Die Bemühungen der IG-Farben-Liquidatoren Volker Pollehn und Otto Bernhardt, mit Hilfe ehemaliger Häftlinge an die Schweizer Milliarden heranzukommen, sind zwar so abseitig wie schamlos, liegen aber zugleich auf der Linie der deutschen Unternehmen. Der Unterschied ist, daß Siemens, VW und die anderen Konzerne Verluste fürchten, wenn sie nicht wenigstens eine kleine Summe zahlen, während IG-Farben sich mit der vorgeblichen Entschädigung selbst sanieren wollen. Leider ist nicht ausgeschlossen, daß IG-Farben Erfolg haben. Mit der Besetzung des Beirats werden die Liquidatoren mehr oder weniger glaubwürdig nachweisen wollen, daß es ihnen ernst ist mit der Entschädigung der Opfer - weil sie auf anderem Wege nicht an das ersehnte Vermögen herankommen.

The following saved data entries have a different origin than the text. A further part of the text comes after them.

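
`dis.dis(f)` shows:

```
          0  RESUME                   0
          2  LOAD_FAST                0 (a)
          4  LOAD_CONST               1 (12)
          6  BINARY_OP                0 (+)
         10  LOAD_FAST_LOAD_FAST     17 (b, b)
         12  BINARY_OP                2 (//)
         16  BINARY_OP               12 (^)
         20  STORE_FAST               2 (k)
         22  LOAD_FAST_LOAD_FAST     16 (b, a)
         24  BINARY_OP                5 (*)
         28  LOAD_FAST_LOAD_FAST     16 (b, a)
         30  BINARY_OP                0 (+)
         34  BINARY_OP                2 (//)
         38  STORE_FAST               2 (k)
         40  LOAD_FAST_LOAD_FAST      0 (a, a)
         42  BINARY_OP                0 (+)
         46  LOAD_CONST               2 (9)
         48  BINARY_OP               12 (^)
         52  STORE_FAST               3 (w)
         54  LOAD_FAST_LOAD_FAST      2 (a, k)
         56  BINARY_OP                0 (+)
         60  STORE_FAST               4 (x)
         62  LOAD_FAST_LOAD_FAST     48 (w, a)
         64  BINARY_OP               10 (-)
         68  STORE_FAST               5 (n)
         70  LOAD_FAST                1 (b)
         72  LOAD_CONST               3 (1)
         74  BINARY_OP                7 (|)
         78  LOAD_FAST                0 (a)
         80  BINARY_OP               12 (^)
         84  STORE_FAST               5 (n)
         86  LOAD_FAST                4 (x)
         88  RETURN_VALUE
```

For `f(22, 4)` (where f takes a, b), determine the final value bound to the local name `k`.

3

LOAD_FAST a → push 22. Stack: [22]
LOAD_CONST → push 12. Stack: [22, 12]
BINARY_OP + → 22 + 12 = 34. Stack: [34]
LOAD_FAST_LOAD_FAST b,b → push 4,4. Stack: [34, 4, 4]
BINARY_OP // → 4 // 4 = 1. Stack: [34, 1]
BINARY_OP ^ → 34 ^ 1 = 35. Stack: [35]
STORE_FAST k → k=35. Stack: []
LOAD_FAST_LOAD_FAST b,a → push 4,22. Stack: [4, 22]
BINARY_OP * → 4 * 22 = 88. Stack: [88]
LOAD_FAST_LOAD_FAST b,a → push 4,22. Stack: [88, 4, 22]
BINARY_OP + → 4 + 22 = 26. Stack: [88, 26]
BINARY_OP // → 88 // 26 = 3. Stack: [3]
STORE_FAST k → k=3. Stack: []
LOAD_FAST_LOAD_FAST a,a → push 22,22. Stack: [22, 22]
BINARY_OP + → 22 + 22 = 44. Stack: [44]
LOAD_CONST → push 9. Stack: [44, 9]
BINARY_OP ^ → 44 ^ 9 = 37. Stack: [37]
STORE_FAST w → w=37. Stack: []
LOAD_FAST_LOAD_FAST a,k → push 22,3. Stack: [22, 3]
BINARY_OP + → 22 + 3 = 25. Stack: [25]
STORE_FAST x → x=25. Stack: []
LOAD_FAST_LOAD_FAST w,a → push 37,22. Stack: [37, 22]
BINARY_OP - → 37 - 22 = 15. Stack: [15]
STORE_FAST n → n=15. Stack: []
LOAD_FAST b → push 4. Stack: [4]
LOAD_CONST → push 1. Stack: [4, 1]
BINARY_OP | → 4 | 1 = 5. Stack: [5]
LOAD_FAST a → push 22. Stack: [5, 22]
BINARY_OP ^ → 5 ^ 22 = 19. Stack: [19]
STORE_FAST n → n=19. Stack: []
LOAD_FAST x → push 25. Stack: [25]
RETURN_VALUE → return 25.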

Die den Anwälten und Überlebenden unterstellte Fixierung aufs Geld ist das Mittel, mit dem IG-Farben locken: Wer würde bei einem solchen Vermögen nicht alles unternehmen, auch wenn die Chance zur Realisierung des Projekts noch so klein ist. Deswegen denkt man bei IG-Farben, das Angebot sei unwiderstehlich. Ein paar Historiker, die ein Auskommen suchen, lassen sich ebenso schnell finden wie einige Realpolitiker, die vorgeben, im Interesse der Überlebenden zu handeln.

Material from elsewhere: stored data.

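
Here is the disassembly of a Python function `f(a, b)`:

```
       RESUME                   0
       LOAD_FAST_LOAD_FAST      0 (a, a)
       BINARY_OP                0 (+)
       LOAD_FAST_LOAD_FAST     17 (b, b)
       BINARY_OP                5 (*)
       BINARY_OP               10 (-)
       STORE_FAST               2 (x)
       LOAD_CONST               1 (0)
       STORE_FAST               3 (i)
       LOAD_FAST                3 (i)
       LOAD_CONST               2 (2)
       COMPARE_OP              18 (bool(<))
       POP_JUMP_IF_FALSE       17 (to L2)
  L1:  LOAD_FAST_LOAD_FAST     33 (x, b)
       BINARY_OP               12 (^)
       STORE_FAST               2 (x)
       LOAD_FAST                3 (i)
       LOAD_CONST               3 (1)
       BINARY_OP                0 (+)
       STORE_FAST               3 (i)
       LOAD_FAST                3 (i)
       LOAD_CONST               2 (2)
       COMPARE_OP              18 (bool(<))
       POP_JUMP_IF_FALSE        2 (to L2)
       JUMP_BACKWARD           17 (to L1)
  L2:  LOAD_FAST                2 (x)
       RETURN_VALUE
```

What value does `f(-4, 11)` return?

LOAD_FAST_LOAD_FAST a,a → push -4,-4. Stack: [-4, -4]
BINARY_OP + → -4 + -4 = -8. Stack: [-8]
LOAD_FAST_LOAD_FAST b,b → push 11,11. Stack: [-8, 11, 11]
BINARY_OP * → 11 * 11 = 121. Stack: [-8, 121]
BINARY_OP - → -8 - 121 = -129. Stack: [-129]
STORE_FAST x → x=-129. Stack: []
LOAD_CONST → push 0. Stack: [0]
STORE_FAST i → i=0. Stack: []
LOAD_FAST i → push 0. Stack: [0]
LOAD_CONST → push 2. Stack: [0, 2]
COMPARE_OP bool(<) → 0 vs 2 = True. Stack: [True]
POP_JUMP_IF_FALSE → pop True; no jump. Stack: []
LOAD_FAST_LOAD_FAST x,b → push -129,11. Stack: [-129, 11]
BINARY_OP ^ → -129 ^ 11 = -140. Stack: [-140]
STORE_FAST x → x=-140. Stack: []
LOAD_FAST i → push 0. Stack: [0]
LOAD_CONST → push 1. Stack: [0, 1]
BINARY_OP + → 0 + 1 = 1. Stack: [1]
STORE_FAST i → i=1. Stack: []
LOAD_FAST i → push 1. Stack: [1]
LOAD_CONST → push 2. Stack: [1, 2]
COMPARE_OP bool(<) → 1 vs 2 = True. Stack: [True]
POP_JUMP_IF_FALSE → pop True; no jump. Stack: []
LOAD_FAST_LOAD_FAST x,b → push -140,11. Stack: [-140, 11]
BINARY_OP ^ → -140 ^ 11 = -129. Stack: [-129]
STORE_FAST x → x=-129. Stack: []
LOAD_FAST i → push 1. Stack: [1]
LOAD_CONST → push 1. Stack: [1, 1]
BINARY_OP + → 1 + 1 = 2. Stack: [2]
STORE_FAST i → i=2. Stack: []
LOAD_FAST i → push 2. Stack: [2]
LOAD_CONST → push 2. Stack: [2, 2]
COMPARE_OP bool(<) → 2 vs 2 = False. Stack: [False]
POP_JUMP_IF_FALSE → pop False; jump. Stack: []
LOAD_FAST x → push -129. Stack: [-129]
RETURN_VALUE → return -129.

-129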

Wenn die Überlebenden Geld wollen, so die Logik von IG-Farben, dann sollen sie helfen, das Geld zu bekommen. Was dann für IG-Farben abfiele, wäre das "Erfolgshonorar", von dem der Spiegel behauptet, die US-Anwälte würden es kassieren wollen; die Verhandlungen seien deswegen so zäh, weil dieses Honorar nur fällig wird, wenn es zu Prozessen kommt. Daß die Anwälte seit Jahren um eine außergerichtliche Regelung ringen, ist zwar bekannt, aber das Ressentiment hält sich nicht an besseres Wissen.

Bei IG-Farben wird deutlich, daß die Liquidatoren hoffen, ihr Vorurteil über "die Juden", sie dächten nur ans Geld, entspreche der Wirklichkeit. Diese Hoffnung haben auch die Unterhändler der deutschen Unternehmen - wo über Geld geredet wird, ist die Schuld schon fast vergessen. Es ist auffällig, daß in deutschen Medien zwar viel über die Entschädigungsverhandlungen berichtet wird und manchmal auch darüber, wofür die Unternehmen zahlen sollten.

Was fehlt, sind Berichte über das Ausmaß von Zwangsarbeit und der "Vernichtung durch Arbeit". Dies nutzt nicht nur den Unternehmen, sondern auch dem deutsche Staat, den Kommunen, zahlreichen landwirtschaftlichen Betrieben und allen Deutschen, die von der Zwangsarbeit profitiert haben.